The European Society for Medical Oncology (ESMO) congress, held under the tagline "Securing access to optimal cancer care" is about to conclude for another year. As always, a wide range of topics were covered and discussed giving a glimpse of where the field of oncology is heading to.

There were several clear winners: AZ's Lynparza scored big with SOLO-1 study in ovarian cancer, Roche's Tecentriq came up positive in front line lung cancer (NSCLC) and Pfizer/Astellas' Xtandi offered promise in prostate cancer (M0 CRPC).

However, I think two particular data sets, which were presented at ESMO by Bayer/Loxo Oncology and Roche are worth highlighting here as they build on an emerging trend and shift in the approach to cancer treatment.
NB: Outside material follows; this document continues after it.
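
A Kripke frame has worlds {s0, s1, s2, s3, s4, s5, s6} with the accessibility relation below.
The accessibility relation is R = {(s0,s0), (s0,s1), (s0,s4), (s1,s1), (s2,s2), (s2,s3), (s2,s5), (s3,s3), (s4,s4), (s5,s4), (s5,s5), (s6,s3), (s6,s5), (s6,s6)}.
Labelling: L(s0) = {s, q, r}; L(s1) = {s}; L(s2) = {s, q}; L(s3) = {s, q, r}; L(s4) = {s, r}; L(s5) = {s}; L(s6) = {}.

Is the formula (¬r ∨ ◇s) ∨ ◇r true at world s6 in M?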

The companies talked about their tissue-agnostic cancer drugs: larocitinib and entrectinib.

What is tissue-agnostic approach to treatment? In simple terms, it is an approach, in which physicians base treatment decisions on a tumour genetic signature rather than tumour type i. e. lung, breast, pancreatic cancer etc. (defined based on the tumour origin). 

ESMO 2018 highlights: tumor-agnostic cancer drug

Larotrectinib - Bayer/ Loxo Oncology discussed data from 100-plus patient integrated dataset, which included both adult and very young patients (ranging from just one month to 80 years) across 24 different tumour types. These included cancers of the salivary gland, thyroid, lung, colon, infantile fibrosarcoma and sarcomas. The common characteristic for all these tumours was the presence of a specific genetic mutation - TRK fusion.
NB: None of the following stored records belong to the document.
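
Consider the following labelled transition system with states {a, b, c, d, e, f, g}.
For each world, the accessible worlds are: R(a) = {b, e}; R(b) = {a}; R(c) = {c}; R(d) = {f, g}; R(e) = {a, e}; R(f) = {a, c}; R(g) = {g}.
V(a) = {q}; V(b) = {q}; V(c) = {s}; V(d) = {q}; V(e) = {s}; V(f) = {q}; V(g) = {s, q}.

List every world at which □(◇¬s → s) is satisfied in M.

Recall that □ψ holds at a world iff ψ holds at every accessible world, and ◇ψ holds iff ψ holds at some accessible world.
Let φ = □(◇¬s → s). Evaluate φ at each world:
  a (successors {b, e}): φ is false.
  b (successors {a}): φ is false.
  c (successors {c}): φ is true.
  d (successors {f, g}): φ is false.
  e (successors {a, e}): φ is false.
  f (successors {a, c}): φ is false.
  g (successors {g}): φ is true.
For instance, at d:
  At d: □(◇¬s → s) requires ◇¬s → s at every successor {f, g}.
    ◇¬s → s fails at f, so □(◇¬s → s) is false at d.
      At f: ◇¬s is true, s is false, so ◇¬s → s is false.
Satisfying worlds: {c, g}

c, g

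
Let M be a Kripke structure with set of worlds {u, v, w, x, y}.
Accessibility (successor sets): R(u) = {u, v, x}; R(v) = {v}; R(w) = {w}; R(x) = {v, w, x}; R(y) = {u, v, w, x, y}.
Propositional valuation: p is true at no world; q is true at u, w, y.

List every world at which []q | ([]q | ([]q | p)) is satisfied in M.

w

Let φ = []q | ([]q | ([]q | p)). Evaluate φ at each world:
  u (successors {u, v, x}): φ is false.
  v (successors {v}): φ is false.
  w (successors {w}): φ is true.
  x (successors {v, w, x}): φ is false.
  y (successors {u, v, w, x, y}): φ is false.
For instance, at x:
  At x: []q is false, []q | ([]q | p) is false, so []q | ([]q | ([]q | p)) is false.
    At x: []q requires q at every successor {v, w, x}.
      q fails at v, so []q is false at x.
    At x: []q is false, []q | p is false, so []q | ([]q | p) is false.
      At x: []q requires q at every successor {v, w, x}.
        q fails at v, so []q is false at x.
      At x: []q is false, p is false, so []q | p is false.
Satisfying worlds: {w}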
In those patients, with TRK mutation, larotrectinib showed very promising results: an overall response rate of 81%, partial response was seen in 63% of patients and 17% achieved complete response.

"The larotrectinib experience provides strong clinical evidence supporting the development of singlepurpose drugs against oncogenic driver targets, and underscores the importance of tumour genomic profiling capable of identifying NTRK gene fusions alongside other activating alterations.” Ulrik Lassen, M.D., Ph.D., Department of Oncology, Rigshospitalet, Copenhagen.

Entrectinib - Roche showed data from an integrated analysis of 3 pivotal clinical trials showing that entrectinib shrank tumours in more than half of people with NTRK-fusion positive tumours - objective response rate of 57.4%. Importantly, the objective responses were seen across 10 different solid tumours with more than a quarter having a complete response.

"These data demonstrate the potential of entrectinib to treat a range of difficult-to-treat and rare cancers regardless of their site of origin," said Sandra Horning, MD, Roche's Chief Medical Officer and Head of Global Product Development. "Entrectinib has the potential to redefine personalised medicine, which can utilize tests such as next-generation sequencing, to find the right treatment for each individual patient. People with NTRK fusion-positive solid tumours need more options, and we look forward to working with health authorities to bring this potential treatment to patients as soon as possible."

A precedent for tumour-agnostic therapy was established back in May 2017 when Merck's Keytruda received a pan-tumour approval from the FDA. The accelerated approval was granted for the treatment of adult and paediatric patients with unresectable or metastatic solid tumours that have been identified as having specific genetic abnormalities (MSI-H or dMMR).

The recently released data at ESMO will likely fuel and accelerate progress of the tissue-agnostic oncology. In fact, the Bayer/Loxo Oncology drug larotrectinib is expected to get a 'green light' from the FDA later this year.